After another forehead-rubbingly interesting discussion at the Centre for Creative Collaboration (#c4cc) on Friday – a space with which my fascination never ceases – I was again considering what makes somewhere that would probably fail to satisfy any design guidelines, would have the safety auditors dribbling into their checklists, and wouldn’t even make the longest list of end-product case studies so perpetually appealing.

Unlike almost everywhere these days, it is simply a space I want to work in.  Knackered armchairs, peeling paint, trailing cables – whatever, can I just have a corner, please?

Brian Condon described the Centre as being a permanent beta trial. Instant lightbulb moment. That’s why corporate spaces can’t create the same endearing appeal, because they can never be beta trials. They are established, they have to “comply”. Not just with regulations, but with established expectations in the broadest sense of what “work” and the “workplace” are. The space has a spiritual and emergent dimension, one that no amount of manufactured and inherently contrived design can provide. Which then led me to consider that design itself may be at the heart of the problem for the corporate workplace.

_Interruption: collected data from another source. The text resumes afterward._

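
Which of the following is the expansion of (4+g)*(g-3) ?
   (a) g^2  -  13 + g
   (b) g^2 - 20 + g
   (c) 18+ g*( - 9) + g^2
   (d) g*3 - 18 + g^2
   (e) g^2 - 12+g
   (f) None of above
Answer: e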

So this led to me thinking that – with all due respect to the many people in the profession I admire – there is a case against workplace design.  I am not sure yet whether I believe it, as these things take time to settle and be challenged, but its worth setting out.

Workplace design:

  • Forces an outcome that is inherently constrained – the process is entirely reliant upon the inputs and their interpretation
  • Is unable to facilitate the participation at the outset or over time of the occupants , due to constraints of time and process , on-going management and compliance – and therefore the outcome will inevitably be a tyranny of the minority
  • Is unduly reliant upon script – codes of practice, regulations, all “for our own good” – when to genuinely complement and act in harmony with the activity taking place with it, space requires freedom to grow in any direction required at ant any time
  • Is case-study or precedent developed, building on and incrementally changing what has been done before – and so with each outcome, how can we be sure we have taken the right path?
  • Produces manufactured, branded environments that are counter to human nature – we crave what is natural, malleable, able to be influenced by ourselves
  • Offers no surprises – the key ingredient in any story is the unexpected, yet a designed environment is and remains fixed and predictable – the most damaging and eventually de-humanising being those most richly endowed with gimmicks and novelties, the “sugar-rush” palaces
  • Is guarded and protected by its sponsors who have invested significantly in design and production – when observed behaviour within the new space does not fit, it is evaluated for why and made to fit
  • Prescribes rather than invites – telling us what to do and how to do it, often even with a sign to remind us, directing our thinking and culture – “this is the way we want you to be”
  • Is ultimately governed by aesthetics (which help win the designer the next job) and not enough by behaviour – and on this basis, usage of the space must respect the aesthetic and investment, rather than daring to change it
  • Is self-serving at the expense of the individual, a means to its own end – design begets design

We rush to break out of the beta trial, as this signifies success. We may just be in too much of a hurry.